Three Yale professors win 2023 Sloan Fellowship
Yale assistant professors Jing Yan, Lidya Tarhan and Roy Lederman have been honored in recognition of their performance as early-career scholars.
Linxi Cindy Zeng, Contributing Photographer
Yale’s assistant professors Jing Yan, Lidya Tarhan and Roy Lederman have each received a Sloan Research Fellowship in honor of their potential to become scientific leaders capable of revolutionizing their fields of study.
They are among 125 young researchers from 54 institutions across the United States and Canada who received the award for their achievements in February. The Sloan Research Fellowships are awarded in seven scientific and technical fields: chemistry, computer science, Earth system science, economics, mathematics, neuroscience and physics. Winners receive $75,000 in funding across two years to pursue research avenues of their own volition.
Both Tarhan and Yan emphasized the daily happiness and fulfillment brought by the research process and the steps, both small and large, that lead to breakthroughs.
“Science is an evergreen endeavor,” Tarhan said.
Lederman, assistant professor of statistics & data science and a member of the Quantitative Biology Institute and the Wu Tsai Institute at Yale, was awarded for his work in mathematics. His research interests range from the mathematics of data science to the imaging of molecules and the geometry of data, especially cryo-electron microscopy algorithms.
Mariam Alaverdian ’23 expressed that as an undergraduate student interested in academia, Lederman is one of the Yale faculty members in applied mathematics and statistics & data science that she looks up to. She described him as a very dedicated instructor who genuinely cares about students’ goals and research interests.
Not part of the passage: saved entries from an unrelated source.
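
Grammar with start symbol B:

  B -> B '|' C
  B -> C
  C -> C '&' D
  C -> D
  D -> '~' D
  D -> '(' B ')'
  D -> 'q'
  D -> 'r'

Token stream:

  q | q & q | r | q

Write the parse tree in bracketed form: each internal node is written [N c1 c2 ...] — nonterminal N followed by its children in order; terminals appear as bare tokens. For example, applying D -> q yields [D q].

[B [B [B [B [C [D q]]] | [C [C [D q]] & [D q]]] | [C [D r]]] | [C [D q]]]

B
B | C
B | C | C
B | C | C | C
C | C | C | C
D | C | C | C
q | C | C | C
q | C & D | C | C
q | D & D | C | C
q | q & D | C | C
q | q & q | C | C
q | q & q | D | C
q | q & q | r | C
q | q & q | r | D
q | q & q | r | q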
An assistant professor of molecular, cellular and developmental biology and yet another member of Yale’s Quantitative Biology Institute, Yan was awarded for his work in physics. His research lies at the interface between microbiology, molecular biology, physics and engineering, focusing on using multidisciplinary techniques to study biofilms, which are surface-attached bacterial communities embedded in an extracellular matrix. Dental plaque and bacterial films on shower curtains are examples of biofilms.
“Millions of bacterial cells form these biofilms,” Yan explained as he pulled out bacteria-shaped plush toys. “The questions we ask are, how do they self-assemble in this process? How do they build this three-dimensional architecture cell by cell? What are the molecules they secrete, and how do they physically interact with each other?”
Benny Tai, a postdoctoral research fellow under Yan, further elaborated on cells’ quorum-sensing ability and the role heterogeneity and diversity play in a community.
Yan’s lab members shared that on top of balancing all of his teaching, lab-running and administrative responsibilities, they could still catch Yan doing hands-on experiments and training in the lab in his free time because he “enjoys it.”
The strongest impression Yan’s doctoral student Xin Huang GRD ’25 had of Yan was that he was “supportive.” His postdoctoral researcher Merrill Asp pointed out that Yan was constantly full of creative ideas and always made time for his students, calling him “someone you could sit down with and really plan something with.”
While interdisciplinary research has been on the rise, Yan said that the traditional approach of focusing on one discipline should not be deemphasized.
“Nature knows no boundaries,” Yan said, quoting his doctorate advisor Steve Granick. “We set those boundaries to create departments. But if you ask cells, they do not care.”
Lidya Tarhan’s fellowship was awarded in Earth system science. Her team also takes a very multidisciplinary approach in tackling some of the biggest remaining questions about how our planet works. In particular, their research focuses on how the emergence of different groups of organisms have shaped the environments they inhabit and how changes in environments on Earth over geologic time have paved the way for the radiation of groups like animals.
According to Tarhan, comparisons of natural and experimental systems, such as fossil archives and lab results, enable further interrogation into how the modern world developed, including the origins and impacts of the earliest animals.
“We’ve always wondered, as Earth scientists, about origins and evolutionary trajectories,” Tarhan said. “These are timeless questions. But the ways we can go about tackling them are constantly evolving, making these big questions more tractable than before.”
Her lab capitalizes on the employment of new tools developing in both Earth sciences and other disciplines to address ageless and newly emerging questions.
“Lidya is super open to conversations and new ideas,” said Tarhan’s postdoctoral researcher Jiuyuan Wang. “Once you get to know her personality and her passion for research … everybody loves Lidya.”
Tarhan encouraged undergraduate students interested in research to reach out to faculty for research opportunities. She noted that, as a professor, the great advantages of a place like Yale are not only the tremendous opportunities offered by interactions with faculty colleagues and postdoctoral researchers, but also the phenomenal students whose talent and creativity play a pivotal role in tackling profound and exciting research questions.
All three Sloan Fellows are each teaching one undergraduate course this semester.